The author describes the architecture of conspiracy, and recounts the behavior of the September 11th terrorists in order to exemplify the noticeable and reportable behaviors that take place prior to such an act. A list of product and service providers is given to inform the reader of possible resources a terrorist may use. Furthermore, various scenarios one may encounter prior to an act of terrorism are presented, and the crucial role law enforcement officials play when armed with eye witness information is summarized.

The tendency to think catastrophically is explored and viewed as relevant toward survival. The role played by the media in perpetuating this tendency is discussed, and the need to base one’s actions and concerns on experience, logic, information and intuition as opposed to imagination is emphasized. Chemical attacks, biological attacks, nonmilitary nuclear attacks, and credible threats and their warning signs are discussed. Each is presented in a way that gives the reader a realistic and informed perspective on the likelihoods and consequences of such actions.

Flight safety is put in perspective against the backdrop of other common activities during which one is more likely to be harmed, and effective strategies to strengthen traveler’s physical security are suggested. Such means of strengthening security include keeping the cockpit doors closed, passenger screening, bathroom use by pilots, stopping in-flight meal service for pilots, and emphasizing the crucial role vigilant passengers play in their own safety.

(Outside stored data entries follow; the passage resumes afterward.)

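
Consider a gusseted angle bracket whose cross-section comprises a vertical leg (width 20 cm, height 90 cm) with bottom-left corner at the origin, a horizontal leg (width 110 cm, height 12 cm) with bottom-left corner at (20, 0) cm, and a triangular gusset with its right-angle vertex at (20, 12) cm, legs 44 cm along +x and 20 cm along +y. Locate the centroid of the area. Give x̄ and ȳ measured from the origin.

x̄ = 37.15 cm, ȳ = 27.28 cm

vertical leg: A = 20 × 90 = 1800.00, centroid at (10.00, 45.00).
horizontal leg: A = 110 × 12 = 1320.00, centroid at (75.00, 6.00).
gusset: A = ½·44·20 = 440.00, centroid at (34.67, 18.67).
ΣA = 3560.00 cm², ΣAx̄ = 132253.33 cm³, ΣAȳ = 97133.33 cm³.
x̄ = 132253.33/3560.00 = 37.15 cm; ȳ = 97133.33/3560.00 = 27.28 cm.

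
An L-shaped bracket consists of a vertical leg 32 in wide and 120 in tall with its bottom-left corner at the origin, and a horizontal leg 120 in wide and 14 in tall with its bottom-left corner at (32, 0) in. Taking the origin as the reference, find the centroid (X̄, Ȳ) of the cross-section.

vertical leg: A = 32 × 120 = 3840.00, centroid at (16.00, 60.00).
horizontal leg: A = 120 × 14 = 1680.00, centroid at (92.00, 7.00).
ΣA = 5520.00 in²
ΣAX̄ = (3840.00)(16.00) + (1680.00)(92.00) = 216000.00 in³
ΣAȲ = (3840.00)(60.00) + (1680.00)(7.00) = 242160.00 in³
X̄ = 216000.00 / 5520.00 = 39.13 in
Ȳ = 242160.00 / 5520.00 = 43.87 in

X̄ = 39.13 in, Ȳ = 43.87 in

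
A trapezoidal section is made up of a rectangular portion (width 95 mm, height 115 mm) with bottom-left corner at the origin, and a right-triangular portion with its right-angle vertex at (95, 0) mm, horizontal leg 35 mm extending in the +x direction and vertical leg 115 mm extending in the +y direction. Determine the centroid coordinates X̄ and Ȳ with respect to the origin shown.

X̄ = 56.70 mm, Ȳ = 54.52 mm

Part | A | x̄ᵢ | ȳᵢ | A·x̄ᵢ | A·ȳᵢ
rectangular portion | 10925.00 | 47.50 | 57.50 | 518937.50 | 628187.50
triangular portion | 2012.50 | 106.67 | 38.33 | 214666.67 | 77145.83
Σ | 12937.50 |  |  | 733604.17 | 705333.33
X̄ = 733604.17 / 12937.50 = 56.70 mm
Ȳ = 705333.33 / 12937.50 = 54.52 mm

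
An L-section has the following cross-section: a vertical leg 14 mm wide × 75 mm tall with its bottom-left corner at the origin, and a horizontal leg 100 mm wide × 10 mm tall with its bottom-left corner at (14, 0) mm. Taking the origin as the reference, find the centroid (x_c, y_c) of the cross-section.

vertical leg: A = 14 × 75 = 1050.00, centroid at (7.00, 37.50).
horizontal leg: A = 100 × 10 = 1000.00, centroid at (64.00, 5.00).
ΣA = 2050.00 mm², ΣAx_c = 71350.00 mm³, ΣAy_c = 44375.00 mm³.
x_c = 71350.00/2050.00 = 34.80 mm; y_c = 44375.00/2050.00 = 21.65 mm.

x_c = 34.80 mm, y_c = 21.65 mm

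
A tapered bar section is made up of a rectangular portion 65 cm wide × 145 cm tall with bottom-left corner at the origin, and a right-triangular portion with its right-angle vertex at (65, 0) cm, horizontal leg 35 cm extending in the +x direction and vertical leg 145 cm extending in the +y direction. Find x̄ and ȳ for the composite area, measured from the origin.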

The media’s effect on the American citizen’s sense of security is then scrutinized. The text addresses both the constructive manner in which the media informs the public, and the potentially destructive manner in which it speculates about catastrophic events. Individual media networks are then reviewed along a continuum, from those that rely on factual content to those reliant on sensationalistic journalism. The author reviews guidelines that advise the reader to be selective between forms of media that are helpful and accurate, as opposed to those who inspire fear and uncertainty. A glossary of terminology used by the media to alarm citizens as opposed to informing them is then reviewed.

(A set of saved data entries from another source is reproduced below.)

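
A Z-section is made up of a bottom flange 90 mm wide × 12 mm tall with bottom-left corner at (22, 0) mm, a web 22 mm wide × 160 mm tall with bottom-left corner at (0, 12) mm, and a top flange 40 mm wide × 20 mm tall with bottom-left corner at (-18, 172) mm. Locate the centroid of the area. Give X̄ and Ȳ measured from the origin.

X̄ = 20.87 mm, Ȳ = 88.13 mm

bottom flange: A = 90 × 12 = 1080.00, centroid at (67.00, 6.00).
web: A = 22 × 160 = 3520.00, centroid at (11.00, 92.00).
top flange: A = 40 × 20 = 800.00, centroid at (2.00, 182.00).
ΣA = 5400.00 mm², ΣAX̄ = 112680.00 mm³, ΣAȲ = 475920.00 mm³.
X̄ = 112680.00/5400.00 = 20.87 mm; Ȳ = 475920.00/5400.00 = 88.13 mm.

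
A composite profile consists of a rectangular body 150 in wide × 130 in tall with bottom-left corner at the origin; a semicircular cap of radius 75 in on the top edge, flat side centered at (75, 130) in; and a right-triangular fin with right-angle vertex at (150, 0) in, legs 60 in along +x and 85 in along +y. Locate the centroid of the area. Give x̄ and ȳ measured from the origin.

rectangular body: A = 150 × 130 = 19500.00, centroid at (75.00, 65.00).
semicircular top: A = ½π·75² = 8835.73, centroid at (75.00, 161.83).
triangular fin: A = ½·60·85 = 2550.00, centroid at (170.00, 28.33).
ΣA = 30885.73 in²
ΣAx̄ = (19500.00)(75.00) + (8835.73)(75.00) + (2550.00)(170.00) = 2558679.70 in³
ΣAȳ = (19500.00)(65.00) + (8835.73)(161.83) + (2550.00)(28.33) = 2769644.81 in³
x̄ = 2558679.70 / 30885.73 = 82.84 in
ȳ = 2769644.81 / 30885.73 = 89.67 in

x̄ = 82.84 in, ȳ = 89.67 in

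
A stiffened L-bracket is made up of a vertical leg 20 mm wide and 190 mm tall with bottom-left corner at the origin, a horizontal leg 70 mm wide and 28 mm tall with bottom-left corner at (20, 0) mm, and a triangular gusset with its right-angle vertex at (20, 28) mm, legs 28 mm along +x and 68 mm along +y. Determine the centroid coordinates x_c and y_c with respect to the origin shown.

vertical leg: A = 20 × 190 = 3800.00, centroid at (10.00, 95.00).
horizontal leg: A = 70 × 28 = 1960.00, centroid at (55.00, 14.00).
gusset: A = ½·28·68 = 952.00, centroid at (29.33, 50.67).
ΣA = 6712.00 mm²
ΣAx_c = (3800.00)(10.00) + (1960.00)(55.00) + (952.00)(29.33) = 173725.33 mm³
ΣAy_c = (3800.00)(95.00) + (1960.00)(14.00) + (952.00)(50.67) = 436674.67 mm³
x_c = 173725.33 / 6712.00 = 25.88 mm
y_c = 436674.67 / 6712.00 = 65.06 mm

x_c = 25.88 mm, y_c = 65.06 mm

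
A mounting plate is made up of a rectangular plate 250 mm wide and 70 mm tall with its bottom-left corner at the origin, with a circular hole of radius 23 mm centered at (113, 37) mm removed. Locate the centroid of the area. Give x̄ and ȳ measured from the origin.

x̄ = 126.26 mm, ȳ = 34.79 mm

plate: A = 250 × 70 = 17500.00, centroid at (125.00, 35.00).
hole: A = −π·23² = -1661.90, centroid at (113.00, 37.00).
ΣA = 15838.10 mm², ΣAx̄ = 1999705.02 mm³, ΣAȳ = 551009.61 mm³.
x̄ = 1999705.02/15838.10 = 126.26 mm; ȳ = 551009.61/15838.10 = 34.79 mm.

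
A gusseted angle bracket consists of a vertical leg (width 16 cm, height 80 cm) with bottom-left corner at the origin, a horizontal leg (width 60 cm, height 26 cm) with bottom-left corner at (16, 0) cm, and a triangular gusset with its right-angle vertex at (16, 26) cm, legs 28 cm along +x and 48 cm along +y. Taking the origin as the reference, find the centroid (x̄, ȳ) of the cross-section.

Part | A | x̄ᵢ | ȳᵢ | A·x̄ᵢ | A·ȳᵢ
vertical leg | 1280.00 | 8.00 | 40.00 | 10240.00 | 51200.00
horizontal leg | 1560.00 | 46.00 | 13.00 | 71760.00 | 20280.00
gusset | 672.00 | 25.33 | 42.00 | 17024.00 | 28224.00
Σ | 3512.00 |  |  | 99024.00 | 99704.00
x̄ = 99024.00 / 3512.00 = 28.20 cm
ȳ = 99704.00 / 3512.00 = 28.39 cm

x̄ = 28.20 cm, ȳ = 28.39 cm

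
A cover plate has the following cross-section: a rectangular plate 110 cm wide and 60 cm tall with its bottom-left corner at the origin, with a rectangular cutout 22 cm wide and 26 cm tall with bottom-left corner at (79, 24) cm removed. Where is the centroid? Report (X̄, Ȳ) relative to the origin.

X̄ = 51.68 cm, Ȳ = 29.34 cm

plate: A = 110 × 60 = 6600.00, centroid at (55.00, 30.00).
hole: A = −(22 × 26) = -572.00, centroid at (90.00, 37.00).
ΣA = 6028.00 cm²
ΣAX̄ = (6600.00)(55.00) + (-572.00)(90.00) = 311520.00 cm³
ΣAȲ = (6600.00)(30.00) + (-572.00)(37.00) = 176836.00 cm³
X̄ = 311520.00 / 6028.00 = 51.68 cm
Ȳ = 176836.00 / 6028.00 = 29.34 cm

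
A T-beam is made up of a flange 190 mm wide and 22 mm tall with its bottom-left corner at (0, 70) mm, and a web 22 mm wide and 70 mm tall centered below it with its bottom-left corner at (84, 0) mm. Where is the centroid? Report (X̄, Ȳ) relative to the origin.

X̄ = 95.00 mm, Ȳ = 68.62 mm

web: A = 22 × 70 = 1540.00, centroid at (95.00, 35.00).
flange: A = 190 × 22 = 4180.00, centroid at (95.00, 81.00).
ΣA = 5720.00 mm²
ΣAX̄ = (1540.00)(95.00) + (4180.00)(95.00) = 543400.00 mm³
ΣAȲ = (1540.00)(35.00) + (4180.00)(81.00) = 392480.00 mm³
X̄ = 543400.00 / 5720.00 = 95.00 mm
Ȳ = 392480.00 / 5720.00 = 68.62 mm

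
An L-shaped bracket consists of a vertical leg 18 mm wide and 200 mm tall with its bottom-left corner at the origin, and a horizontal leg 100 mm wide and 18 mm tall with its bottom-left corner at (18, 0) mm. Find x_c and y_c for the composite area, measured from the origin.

x_c = 28.67 mm, y_c = 69.67 mm

vertical leg: A = 18 × 200 = 3600.00, centroid at (9.00, 100.00).
horizontal leg: A = 100 × 18 = 1800.00, centroid at (68.00, 9.00).
ΣA = 5400.00 mm², ΣAx_c = 154800.00 mm³, ΣAy_c = 376200.00 mm³.
x_c = 154800.00/5400.00 = 28.67 mm; y_c = 376200.00/5400.00 = 69.67 mm.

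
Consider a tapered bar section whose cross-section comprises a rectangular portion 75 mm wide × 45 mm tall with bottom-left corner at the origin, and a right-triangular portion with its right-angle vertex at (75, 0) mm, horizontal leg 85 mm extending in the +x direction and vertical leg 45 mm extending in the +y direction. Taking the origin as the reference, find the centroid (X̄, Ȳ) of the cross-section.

X̄ = 61.31 mm, Ȳ = 19.79 mm

rectangular portion: A = 75 × 45 = 3375.00, centroid at (37.50, 22.50).
triangular portion: A = ½·85·45 = 1912.50, centroid at (103.33, 15.00).
ΣA = 5287.50 mm²
ΣAX̄ = (3375.00)(37.50) + (1912.50)(103.33) = 324187.50 mm³
ΣAȲ = (3375.00)(22.50) + (1912.50)(15.00) = 104625.00 mm³
X̄ = 324187.50 / 5287.50 = 61.31 mm
Ȳ = 104625.00 / 5287.50 = 19.79 mm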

Perspectives on the internal drives occurring within those who commit acts of terror are discussed, along with the manner in which common citizens perceive these terrorists. A broader picture of cultural and historical differences is then described. Our confidence in and expectations of law enforcement agencies and public officials is addressed, and the honor that our triumphing over terror does the victims of the September 11 attacks is emphasized. The book concludes with acknowledgments, appendices containing web sites for information and advice on talking to children about terrorism, and offers an essay which gives a sad and powerful commentary on how September 11 affected people of different ages.

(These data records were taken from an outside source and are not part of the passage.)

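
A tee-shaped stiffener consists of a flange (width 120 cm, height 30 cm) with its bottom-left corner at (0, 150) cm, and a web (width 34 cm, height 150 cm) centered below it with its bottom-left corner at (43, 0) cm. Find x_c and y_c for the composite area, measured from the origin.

web: A = 34 × 150 = 5100.00, centroid at (60.00, 75.00).
flange: A = 120 × 30 = 3600.00, centroid at (60.00, 165.00).
ΣA = 8700.00 cm²
ΣAx_c = (5100.00)(60.00) + (3600.00)(60.00) = 522000.00 cm³
ΣAy_c = (5100.00)(75.00) + (3600.00)(165.00) = 976500.00 cm³
x_c = 522000.00 / 8700.00 = 60.00 cm
y_c = 976500.00 / 8700.00 = 112.24 cm

x_c = 60.00 cm, y_c = 112.24 cm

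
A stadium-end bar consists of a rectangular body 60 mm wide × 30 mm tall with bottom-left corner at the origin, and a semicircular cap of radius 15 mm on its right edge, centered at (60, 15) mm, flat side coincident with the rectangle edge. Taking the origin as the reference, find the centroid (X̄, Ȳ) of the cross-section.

rectangular body: A = 60 × 30 = 1800.00, centroid at (30.00, 15.00).
semicircular end: A = ½π·15² = 353.43, centroid at (66.37, 15.00).
ΣA = 2153.43 mm², ΣAX̄ = 77455.75 mm³, ΣAȲ = 32301.44 mm³.
X̄ = 77455.75/2153.43 = 35.97 mm; Ȳ = 32301.44/2153.43 = 15.00 mm.

X̄ = 35.97 mm, Ȳ = 15.00 mm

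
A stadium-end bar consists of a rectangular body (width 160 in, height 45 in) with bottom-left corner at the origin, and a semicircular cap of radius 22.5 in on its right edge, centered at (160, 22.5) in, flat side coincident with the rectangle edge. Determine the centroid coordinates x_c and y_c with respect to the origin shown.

Part | A | x̄ᵢ | ȳᵢ | A·x̄ᵢ | A·ȳᵢ
rectangular body | 7200.00 | 80.00 | 22.50 | 576000.00 | 162000.00
semicircular end | 795.22 | 169.55 | 22.50 | 134828.25 | 17892.35
Σ | 7995.22 |  |  | 710828.25 | 179892.35
x_c = 710828.25 / 7995.22 = 88.91 in
y_c = 179892.35 / 7995.22 = 22.50 in

x_c = 88.91 in, y_c = 22.50 in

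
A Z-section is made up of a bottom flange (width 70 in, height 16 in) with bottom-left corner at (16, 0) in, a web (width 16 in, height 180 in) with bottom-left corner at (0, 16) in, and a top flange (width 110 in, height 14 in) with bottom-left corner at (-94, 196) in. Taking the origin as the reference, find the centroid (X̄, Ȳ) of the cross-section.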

Among the many positive qualities of this book are its organized presentation, the author’s engaging writing style, and broad applicability to all American citizens. The author uses historical and current facts to demonstrate numerous points of practical significance. The book is appropriate for students, teachers, therapists, law enforcement personnel, and any citizen wanting to achieve a deeper and broader understanding of homeland security and the psychological manifestations in victims, witnesses and caregivers.